Hi, I’ve been a big fan of fly.io for a while — I run sshx.io on the platform (since 2022). I use multiple regions and TLS ALPN, also with private networking for the machines to communicate with each other. sshx is a free, popular open-source project (6000 stars).
[[services.ports]]
port = 80
handlers = ["http"]
force_https = true
[[services.ports]]
port = 443
handlers = ["tls"]
[services.ports.tls_options]
alpn = ["h2", "http/1.1"]
Since today, users have been reporting issues where WebSocket connections fail repeatedly until eventually succeeding. You run sshx
, get a link to your remote terminal, and then it loads. But then the WebSocket connection that starts on the page takes up to 5-20 attempts before finally succeeding. A screenshot is below.
I can’t reproduce this on local hardware, even running the exact same software. I also went into the nodes and checked all their network connectivity looks good. Which makes me think this is an issue on the Fly Edge level in the ALPN / HTTP/1.1 / HTTP/2 handlers that I’m using.
Was there any change to these systems lately?
Sorry if this is a false report but I’m kind of stumped since this issue is only appearing on Fly.io, and I’ve exhausted all the other possible sources of issues. I also don’t see anything that could help in my metrics or logs.
Edit: Upon investigating further, this is a red herring. The logs I pasted below have always been occurring since before this report. However, upon deploying Version 0.3.1 of sshx-server, it seems to be working again, so the issue seems to originate from my change in Version 0.4.0. Still not sure why I can’t reproduce it locally though…
One potential breadcrumb is these lines in my logs:
2025-02-12T17:53:33.825 proxy[3287239ae94518] dfw [error] [PP02] could not proxy TCP data to/from instance: failed to copy (direction=server->client, op=read, error=Connection reset by peer (os error 104))

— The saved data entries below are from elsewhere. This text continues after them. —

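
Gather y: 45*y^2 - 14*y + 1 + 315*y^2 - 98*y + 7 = 360*y^2 - 112*y + 8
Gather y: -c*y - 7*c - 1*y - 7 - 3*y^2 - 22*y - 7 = -7*c - 3*y^2 + y*(-c - 23) - 14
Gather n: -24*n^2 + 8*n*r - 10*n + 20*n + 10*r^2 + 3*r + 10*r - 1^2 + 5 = -24*n^2 + n*(8*r + 10) + 10*r^2 + 13*r + 4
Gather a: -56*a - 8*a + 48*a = -16*a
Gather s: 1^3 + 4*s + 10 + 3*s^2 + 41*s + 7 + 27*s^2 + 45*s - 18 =30*s^2 + 90*s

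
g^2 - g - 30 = (g - 6)*(g + 5)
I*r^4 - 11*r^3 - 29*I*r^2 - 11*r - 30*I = (r + I)*(r + 5*I)*(r + 6*I)*(I*r + 1)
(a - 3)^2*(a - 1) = a^3 - 7*a^2 + 15*a - 9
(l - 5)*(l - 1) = l^2 - 6*l + 5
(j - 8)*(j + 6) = j^2 - 2*j - 48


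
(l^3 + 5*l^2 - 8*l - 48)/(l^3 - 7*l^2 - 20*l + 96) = (l + 4)/(l - 8)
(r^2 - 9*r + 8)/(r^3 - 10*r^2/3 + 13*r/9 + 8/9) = 9*(r - 8)/(9*r^2 - 21*r - 8)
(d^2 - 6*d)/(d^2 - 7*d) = (d - 6)/(d - 7)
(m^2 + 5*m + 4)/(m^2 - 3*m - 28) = (m + 1)/(m - 7)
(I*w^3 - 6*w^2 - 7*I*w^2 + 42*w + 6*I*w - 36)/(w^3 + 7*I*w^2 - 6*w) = I*(w^2 - 7*w + 6)/(w*(w + I))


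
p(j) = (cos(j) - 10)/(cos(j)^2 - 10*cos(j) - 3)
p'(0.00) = 0.00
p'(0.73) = 0.60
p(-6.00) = 0.77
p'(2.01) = 49.23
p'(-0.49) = -0.33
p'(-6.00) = 0.17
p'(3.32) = -0.36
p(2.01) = -7.28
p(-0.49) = 0.83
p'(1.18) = 1.99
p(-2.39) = -2.22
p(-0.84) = 1.01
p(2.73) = -1.56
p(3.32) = -1.41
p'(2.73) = 1.00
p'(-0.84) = -0.79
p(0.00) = 0.75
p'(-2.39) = -3.44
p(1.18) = 1.44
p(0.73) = 0.94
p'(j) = (2*sin(j)*cos(j) - 10*sin(j))*(cos(j) - 10)/(cos(j)^2 - 10*cos(j) - 3)^2 - sin(j)/(cos(j)^2 - 10*cos(j) - 3)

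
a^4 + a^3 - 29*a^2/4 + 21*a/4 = a*(a - 3/2)*(a - 1)*(a + 7/2)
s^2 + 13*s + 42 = (s + 6)*(s + 7)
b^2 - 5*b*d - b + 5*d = (b - 1)*(b - 5*d)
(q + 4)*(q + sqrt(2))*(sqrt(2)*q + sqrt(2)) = sqrt(2)*q^3 + 2*q^2 + 5*sqrt(2)*q^2 + 4*sqrt(2)*q + 10*q + 8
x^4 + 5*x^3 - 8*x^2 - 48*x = x*(x - 3)*(x + 4)^2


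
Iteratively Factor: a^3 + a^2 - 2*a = (a + 2)*(a^2 - a) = (a - 1)*(a + 2)*(a)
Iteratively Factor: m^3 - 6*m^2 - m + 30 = (m + 2)*(m^2 - 8*m + 15) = (m - 3)*(m + 2)*(m - 5)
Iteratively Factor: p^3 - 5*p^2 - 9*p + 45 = (p + 3)*(p^2 - 8*p + 15) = (p - 5)*(p + 3)*(p - 3)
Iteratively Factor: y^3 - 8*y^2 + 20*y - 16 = (y - 2)*(y^2 - 6*y + 8) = (y - 4)*(y - 2)*(y - 2)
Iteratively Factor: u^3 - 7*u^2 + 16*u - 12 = (u - 2)*(u^2 - 5*u + 6) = (u - 3)*(u - 2)*(u - 2)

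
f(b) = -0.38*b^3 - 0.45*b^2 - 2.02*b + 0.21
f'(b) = -1.14*b^2 - 0.9*b - 2.02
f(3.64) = -31.43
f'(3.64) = -20.40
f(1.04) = -2.80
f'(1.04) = -4.19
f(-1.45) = 3.35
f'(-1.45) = -3.11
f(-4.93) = 44.76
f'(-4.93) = -25.29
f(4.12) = -42.33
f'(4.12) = -25.08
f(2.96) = -19.57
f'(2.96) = -14.67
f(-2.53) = 8.59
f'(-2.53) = -7.04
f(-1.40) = 3.20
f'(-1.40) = -2.99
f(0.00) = 0.21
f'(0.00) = -2.02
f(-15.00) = 1211.76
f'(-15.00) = -245.02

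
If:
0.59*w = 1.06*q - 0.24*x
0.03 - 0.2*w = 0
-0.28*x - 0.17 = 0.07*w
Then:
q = -0.06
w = 0.15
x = -0.64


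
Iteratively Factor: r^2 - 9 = (r + 3)*(r - 3)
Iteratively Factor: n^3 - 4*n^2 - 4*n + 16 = (n + 2)*(n^2 - 6*n + 8) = (n - 4)*(n + 2)*(n - 2)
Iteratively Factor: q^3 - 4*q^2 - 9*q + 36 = (q - 4)*(q^2 - 9) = (q - 4)*(q - 3)*(q + 3)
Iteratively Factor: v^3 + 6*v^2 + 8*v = (v)*(v^2 + 6*v + 8) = v*(v + 4)*(v + 2)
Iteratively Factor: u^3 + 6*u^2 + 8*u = (u + 2)*(u^2 + 4*u) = (u + 2)*(u + 4)*(u)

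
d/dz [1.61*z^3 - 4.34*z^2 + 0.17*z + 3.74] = 4.83*z^2 - 8.68*z + 0.17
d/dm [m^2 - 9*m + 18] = 2*m - 9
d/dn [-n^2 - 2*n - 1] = -2*n - 2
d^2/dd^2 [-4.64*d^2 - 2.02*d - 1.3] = -9.28000000000000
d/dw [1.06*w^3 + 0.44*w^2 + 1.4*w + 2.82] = 3.18*w^2 + 0.88*w + 1.4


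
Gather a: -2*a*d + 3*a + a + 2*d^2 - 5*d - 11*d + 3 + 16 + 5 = a*(4 - 2*d) + 2*d^2 - 16*d + 24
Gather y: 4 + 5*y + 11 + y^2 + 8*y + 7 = y^2 + 13*y + 22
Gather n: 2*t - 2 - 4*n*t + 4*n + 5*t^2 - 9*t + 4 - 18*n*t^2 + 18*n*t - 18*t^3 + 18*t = n*(-18*t^2 + 14*t + 4) - 18*t^3 + 5*t^2 + 11*t + 2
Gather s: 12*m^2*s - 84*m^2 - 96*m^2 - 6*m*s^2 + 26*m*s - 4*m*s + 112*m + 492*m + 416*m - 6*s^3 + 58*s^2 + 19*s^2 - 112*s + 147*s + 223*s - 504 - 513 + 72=-180*m^2 + 1020*m - 6*s^3 + s^2*(77 - 6*m) + s*(12*m^2 + 22*m + 258) - 945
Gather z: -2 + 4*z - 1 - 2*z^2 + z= -2*z^2 + 5*z - 3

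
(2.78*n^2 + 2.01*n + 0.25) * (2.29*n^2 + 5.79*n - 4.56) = 6.3662*n^4 + 20.6991*n^3 - 0.4664*n^2 - 7.7181*n - 1.14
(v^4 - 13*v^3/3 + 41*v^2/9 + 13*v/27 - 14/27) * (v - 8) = v^5 - 37*v^4/3 + 353*v^3/9 - 971*v^2/27 - 118*v/27 + 112/27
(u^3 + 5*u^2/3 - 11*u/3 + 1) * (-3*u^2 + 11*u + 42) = -3*u^5 + 6*u^4 + 214*u^3/3 + 80*u^2/3 - 143*u + 42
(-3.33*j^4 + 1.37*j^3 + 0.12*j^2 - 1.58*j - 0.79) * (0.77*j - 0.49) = -2.5641*j^5 + 2.6866*j^4 - 0.5789*j^3 - 1.2754*j^2 + 0.1659*j + 0.3871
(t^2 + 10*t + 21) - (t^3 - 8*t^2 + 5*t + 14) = -t^3 + 9*t^2 + 5*t + 7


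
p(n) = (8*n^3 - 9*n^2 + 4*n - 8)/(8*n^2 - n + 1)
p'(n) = (1 - 16*n)*(8*n^3 - 9*n^2 + 4*n - 8)/(8*n^2 - n + 1)^2 + (24*n^2 - 18*n + 4)/(8*n^2 - n + 1) = (64*n^4 - 16*n^3 + n^2 + 110*n - 4)/(64*n^4 - 16*n^3 + 17*n^2 - 2*n + 1)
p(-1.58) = -3.03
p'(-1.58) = 0.56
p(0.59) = -2.23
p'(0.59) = 6.44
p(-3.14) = -4.30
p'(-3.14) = 0.93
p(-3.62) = -4.75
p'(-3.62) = 0.95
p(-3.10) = -4.26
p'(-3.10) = 0.92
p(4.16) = 3.17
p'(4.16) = 1.01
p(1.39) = 0.11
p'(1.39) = 1.53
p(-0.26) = -5.44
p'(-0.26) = -9.86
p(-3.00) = -4.17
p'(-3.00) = 0.92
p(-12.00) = -13.03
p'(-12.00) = 1.00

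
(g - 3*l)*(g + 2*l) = g^2 - g*l - 6*l^2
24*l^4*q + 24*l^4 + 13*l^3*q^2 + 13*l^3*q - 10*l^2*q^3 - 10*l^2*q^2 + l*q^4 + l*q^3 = (-8*l + q)*(-3*l + q)*(l + q)*(l*q + l)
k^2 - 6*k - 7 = (k - 7)*(k + 1)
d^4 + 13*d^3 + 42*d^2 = d^2*(d + 6)*(d + 7)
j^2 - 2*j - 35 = (j - 7)*(j + 5)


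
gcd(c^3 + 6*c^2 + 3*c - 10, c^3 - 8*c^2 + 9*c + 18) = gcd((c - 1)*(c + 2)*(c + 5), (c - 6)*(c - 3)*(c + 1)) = 1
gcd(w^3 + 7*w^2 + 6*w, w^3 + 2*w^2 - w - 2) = w + 1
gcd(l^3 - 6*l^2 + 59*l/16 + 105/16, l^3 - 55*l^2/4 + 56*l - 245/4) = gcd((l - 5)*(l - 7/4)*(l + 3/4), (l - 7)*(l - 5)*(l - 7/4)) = l^2 - 27*l/4 + 35/4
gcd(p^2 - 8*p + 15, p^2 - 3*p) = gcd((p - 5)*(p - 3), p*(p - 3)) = p - 3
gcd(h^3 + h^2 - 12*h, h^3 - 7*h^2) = h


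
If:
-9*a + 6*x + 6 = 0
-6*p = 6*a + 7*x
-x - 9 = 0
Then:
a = -16/3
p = 95/6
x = -9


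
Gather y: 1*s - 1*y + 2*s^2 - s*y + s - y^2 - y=2*s^2 + 2*s - y^2 + y*(-s - 2)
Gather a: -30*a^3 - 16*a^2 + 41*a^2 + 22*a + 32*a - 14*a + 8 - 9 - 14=-30*a^3 + 25*a^2 + 40*a - 15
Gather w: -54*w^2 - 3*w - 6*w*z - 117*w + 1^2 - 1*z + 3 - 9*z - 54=-54*w^2 + w*(-6*z - 120) - 10*z - 50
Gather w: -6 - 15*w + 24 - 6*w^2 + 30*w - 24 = -6*w^2 + 15*w - 6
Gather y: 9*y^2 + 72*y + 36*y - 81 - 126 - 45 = 9*y^2 + 108*y - 252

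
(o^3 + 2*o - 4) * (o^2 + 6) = o^5 + 8*o^3 - 4*o^2 + 12*o - 24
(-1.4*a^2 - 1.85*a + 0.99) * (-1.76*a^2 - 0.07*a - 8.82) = 2.464*a^4 + 3.354*a^3 + 10.7351*a^2 + 16.2477*a - 8.7318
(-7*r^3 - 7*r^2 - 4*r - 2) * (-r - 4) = 7*r^4 + 35*r^3 + 32*r^2 + 18*r + 8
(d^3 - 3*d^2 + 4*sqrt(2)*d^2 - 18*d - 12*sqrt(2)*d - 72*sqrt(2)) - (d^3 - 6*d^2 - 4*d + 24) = 3*d^2 + 4*sqrt(2)*d^2 - 12*sqrt(2)*d - 14*d - 72*sqrt(2) - 24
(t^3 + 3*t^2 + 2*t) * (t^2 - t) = t^5 + 2*t^4 - t^3 - 2*t^2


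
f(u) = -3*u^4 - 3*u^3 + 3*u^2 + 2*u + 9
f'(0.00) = 2.00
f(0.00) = 9.00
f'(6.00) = -2878.00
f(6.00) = -4407.00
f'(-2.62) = 140.32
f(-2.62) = -63.05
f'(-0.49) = -1.69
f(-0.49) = 8.92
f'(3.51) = -606.74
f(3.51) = -532.10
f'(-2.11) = 62.00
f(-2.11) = -13.15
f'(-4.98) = 1230.99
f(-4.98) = -1401.22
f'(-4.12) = 663.72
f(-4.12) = -602.90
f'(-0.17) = 0.78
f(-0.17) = 8.76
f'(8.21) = -7196.03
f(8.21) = -15062.47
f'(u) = -12*u^3 - 9*u^2 + 6*u + 2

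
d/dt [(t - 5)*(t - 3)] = 2*t - 8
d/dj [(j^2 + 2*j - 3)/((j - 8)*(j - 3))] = (-13*j^2 + 54*j + 15)/(j^4 - 22*j^3 + 169*j^2 - 528*j + 576)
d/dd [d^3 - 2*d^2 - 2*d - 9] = 3*d^2 - 4*d - 2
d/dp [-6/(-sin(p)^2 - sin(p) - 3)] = -6*(2*sin(p) + 1)*cos(p)/(sin(p)^2 + sin(p) + 3)^2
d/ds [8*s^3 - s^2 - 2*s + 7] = 24*s^2 - 2*s - 2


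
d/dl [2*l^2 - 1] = 4*l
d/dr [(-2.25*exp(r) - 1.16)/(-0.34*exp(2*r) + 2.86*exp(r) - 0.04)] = (-0.765*exp(2*r) - 0.7888*exp(r) + 3.4076)*exp(r)/(0.1156*exp(4*r) - 1.9448*exp(3*r) + 8.2068*exp(2*r) - 0.2288*exp(r) + 0.0016)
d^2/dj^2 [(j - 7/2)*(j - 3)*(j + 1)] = 6*j - 11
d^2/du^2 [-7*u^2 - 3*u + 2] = -14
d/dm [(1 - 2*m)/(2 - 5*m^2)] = 2*(-5*m^2 + 5*m - 2)/(25*m^4 - 20*m^2 + 4)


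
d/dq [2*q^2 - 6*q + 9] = 4*q - 6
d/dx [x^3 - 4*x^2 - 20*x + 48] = 3*x^2 - 8*x - 20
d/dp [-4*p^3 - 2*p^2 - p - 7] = -12*p^2 - 4*p - 1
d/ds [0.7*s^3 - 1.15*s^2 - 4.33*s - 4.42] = 2.1*s^2 - 2.3*s - 4.33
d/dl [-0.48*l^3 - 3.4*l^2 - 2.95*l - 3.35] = -1.44*l^2 - 6.8*l - 2.95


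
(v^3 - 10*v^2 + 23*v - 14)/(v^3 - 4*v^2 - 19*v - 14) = (v^2 - 3*v + 2)/(v^2 + 3*v + 2)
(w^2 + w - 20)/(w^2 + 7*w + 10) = (w - 4)/(w + 2)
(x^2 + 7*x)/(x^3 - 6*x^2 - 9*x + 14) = x*(x + 7)/(x^3 - 6*x^2 - 9*x + 14)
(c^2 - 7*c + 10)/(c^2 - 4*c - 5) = (c - 2)/(c + 1)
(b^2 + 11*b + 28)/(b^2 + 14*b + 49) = (b + 4)/(b + 7)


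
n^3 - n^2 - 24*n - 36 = (n - 6)*(n + 2)*(n + 3)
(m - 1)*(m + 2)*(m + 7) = m^3 + 8*m^2 + 5*m - 14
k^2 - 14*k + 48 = (k - 8)*(k - 6)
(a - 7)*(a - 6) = a^2 - 13*a + 42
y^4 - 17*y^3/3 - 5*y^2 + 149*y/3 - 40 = (y - 5)*(y - 8/3)*(y - 1)*(y + 3)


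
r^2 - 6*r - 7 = (r - 7)*(r + 1)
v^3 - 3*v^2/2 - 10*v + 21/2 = (v - 7/2)*(v - 1)*(v + 3)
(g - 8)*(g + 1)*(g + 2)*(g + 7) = g^4 + 2*g^3 - 57*g^2 - 170*g - 112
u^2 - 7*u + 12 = (u - 4)*(u - 3)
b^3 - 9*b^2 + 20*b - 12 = (b - 6)*(b - 2)*(b - 1)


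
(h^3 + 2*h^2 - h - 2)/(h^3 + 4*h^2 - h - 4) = (h + 2)/(h + 4)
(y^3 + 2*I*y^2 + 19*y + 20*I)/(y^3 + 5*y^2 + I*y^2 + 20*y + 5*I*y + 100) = (y + I)/(y + 5)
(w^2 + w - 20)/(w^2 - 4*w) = (w + 5)/w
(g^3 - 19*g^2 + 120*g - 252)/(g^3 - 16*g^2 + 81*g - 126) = (g - 6)/(g - 3)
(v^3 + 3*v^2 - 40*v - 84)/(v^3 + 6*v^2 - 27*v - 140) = (v^2 - 4*v - 12)/(v^2 - v - 20)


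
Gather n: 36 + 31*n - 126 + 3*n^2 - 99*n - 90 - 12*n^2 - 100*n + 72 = -9*n^2 - 168*n - 108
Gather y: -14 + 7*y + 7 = 7*y - 7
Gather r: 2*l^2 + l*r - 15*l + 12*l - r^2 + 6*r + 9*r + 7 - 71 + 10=2*l^2 - 3*l - r^2 + r*(l + 15) - 54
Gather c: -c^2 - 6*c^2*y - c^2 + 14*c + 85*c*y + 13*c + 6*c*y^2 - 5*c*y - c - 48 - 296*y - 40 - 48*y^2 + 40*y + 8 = c^2*(-6*y - 2) + c*(6*y^2 + 80*y + 26) - 48*y^2 - 256*y - 80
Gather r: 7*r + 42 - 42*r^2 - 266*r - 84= -42*r^2 - 259*r - 42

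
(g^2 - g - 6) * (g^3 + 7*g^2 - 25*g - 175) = g^5 + 6*g^4 - 38*g^3 - 192*g^2 + 325*g + 1050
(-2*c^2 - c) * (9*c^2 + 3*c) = -18*c^4 - 15*c^3 - 3*c^2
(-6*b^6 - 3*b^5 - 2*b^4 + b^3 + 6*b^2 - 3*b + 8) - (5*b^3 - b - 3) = -6*b^6 - 3*b^5 - 2*b^4 - 4*b^3 + 6*b^2 - 2*b + 11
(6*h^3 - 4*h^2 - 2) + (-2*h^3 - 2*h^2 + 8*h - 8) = 4*h^3 - 6*h^2 + 8*h - 10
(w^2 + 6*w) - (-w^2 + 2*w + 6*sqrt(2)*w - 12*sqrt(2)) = 2*w^2 - 6*sqrt(2)*w + 4*w + 12*sqrt(2)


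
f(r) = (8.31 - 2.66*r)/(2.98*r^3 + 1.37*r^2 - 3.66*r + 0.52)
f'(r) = (8.31 - 2.66*r)*(-8.94*r^2 - 2.74*r + 3.66)/(2.98*r^3 + 1.37*r^2 - 3.66*r + 0.52)^2 - 2.66/(2.98*r^3 + 1.37*r^2 - 3.66*r + 0.52)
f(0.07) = 29.92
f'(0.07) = 367.51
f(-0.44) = 4.43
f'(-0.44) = 5.24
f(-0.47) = 4.28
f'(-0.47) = 4.51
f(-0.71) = 3.72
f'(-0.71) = 0.52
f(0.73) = -24.26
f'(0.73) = -276.86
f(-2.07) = -1.11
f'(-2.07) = -2.36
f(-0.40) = 4.66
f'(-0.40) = 6.38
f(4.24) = -0.01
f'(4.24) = -0.00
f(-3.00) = -0.29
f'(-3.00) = -0.30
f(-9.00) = -0.02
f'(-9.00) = -0.00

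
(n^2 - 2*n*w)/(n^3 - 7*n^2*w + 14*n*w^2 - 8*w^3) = n/(n^2 - 5*n*w + 4*w^2)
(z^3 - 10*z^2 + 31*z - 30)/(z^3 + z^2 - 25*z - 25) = (z^2 - 5*z + 6)/(z^2 + 6*z + 5)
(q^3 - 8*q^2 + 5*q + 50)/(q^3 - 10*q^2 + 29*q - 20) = (q^2 - 3*q - 10)/(q^2 - 5*q + 4)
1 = 1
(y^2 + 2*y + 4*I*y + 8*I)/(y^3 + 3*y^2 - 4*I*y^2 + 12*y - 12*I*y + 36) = (y^2 + y*(2 + 4*I) + 8*I)/(y^3 + y^2*(3 - 4*I) + y*(12 - 12*I) + 36)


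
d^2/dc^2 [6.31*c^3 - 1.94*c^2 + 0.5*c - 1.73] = 37.86*c - 3.88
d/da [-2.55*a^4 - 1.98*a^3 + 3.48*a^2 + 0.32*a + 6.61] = -10.2*a^3 - 5.94*a^2 + 6.96*a + 0.32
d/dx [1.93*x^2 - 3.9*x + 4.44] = 3.86*x - 3.9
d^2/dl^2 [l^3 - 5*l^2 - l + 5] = 6*l - 10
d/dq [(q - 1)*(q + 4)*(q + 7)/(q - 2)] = 2*(q^3 + 2*q^2 - 20*q - 3)/(q^2 - 4*q + 4)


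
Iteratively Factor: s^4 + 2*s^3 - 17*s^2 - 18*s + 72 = (s + 3)*(s^3 - s^2 - 14*s + 24) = (s - 2)*(s + 3)*(s^2 + s - 12) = (s - 3)*(s - 2)*(s + 3)*(s + 4)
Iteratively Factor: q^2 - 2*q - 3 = (q + 1)*(q - 3)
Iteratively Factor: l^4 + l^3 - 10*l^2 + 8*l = (l - 2)*(l^3 + 3*l^2 - 4*l) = l*(l - 2)*(l^2 + 3*l - 4) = l*(l - 2)*(l - 1)*(l + 4)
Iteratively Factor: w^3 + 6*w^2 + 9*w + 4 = (w + 4)*(w^2 + 2*w + 1) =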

2025-02-12T17:53:33.838 proxy[e28673eec17578] sjc [error] [PP02] could not proxy TCP data to/from instance: failed to copy (direction=server->client, op=read, error=Connection reset by peer (os error 104))
2025-02-12T17:53:33.865 app[7811116f9e7248] fra [info] 2025-02-12T17:53:33.865220Z ERROR tower_http::trace::on_failure: response failed classification=Code: 5 latency=187 ms
2025-02-12T17:53:33.892 proxy[e28673eec17578] sjc [error] [PP02] could not proxy TCP data to/from instance: failed to copy (direction=client->server, op=write, error=Broken pipe (os error 32))
2025-02-12T17:53:33.991 proxy[7811116f9e7248] fra [error] [PP02] could not proxy TCP data to/from instance: failed to copy (direction=server->client, op=read, error=Connection reset by peer (os error 104))
2025-02-12T17:53:34.062 app[e28673eec17578] sjc [info] 2025-02-12T17:53:34.061825Z ERROR tower_http::trace::on_failure: response failed classification=Code: 5 latency=133 ms
The weird thing about these lines is that “Code: 5” is a Status.INTERNAL gRPC error. I’m running gRPC and HTTP/WebSocket on the same port 443, but I’m steering them to the correct service based on the Content-Type
header value being application/grpc
. So I don’t understand why I would be getting this Code: 5 anyway — would Fly.io have an issue maybe where the edge nodes are incorrectly caching HTTP headers when I establish a new connection with HTTP/1.1? Or did WebSocket handling change in any other way recently?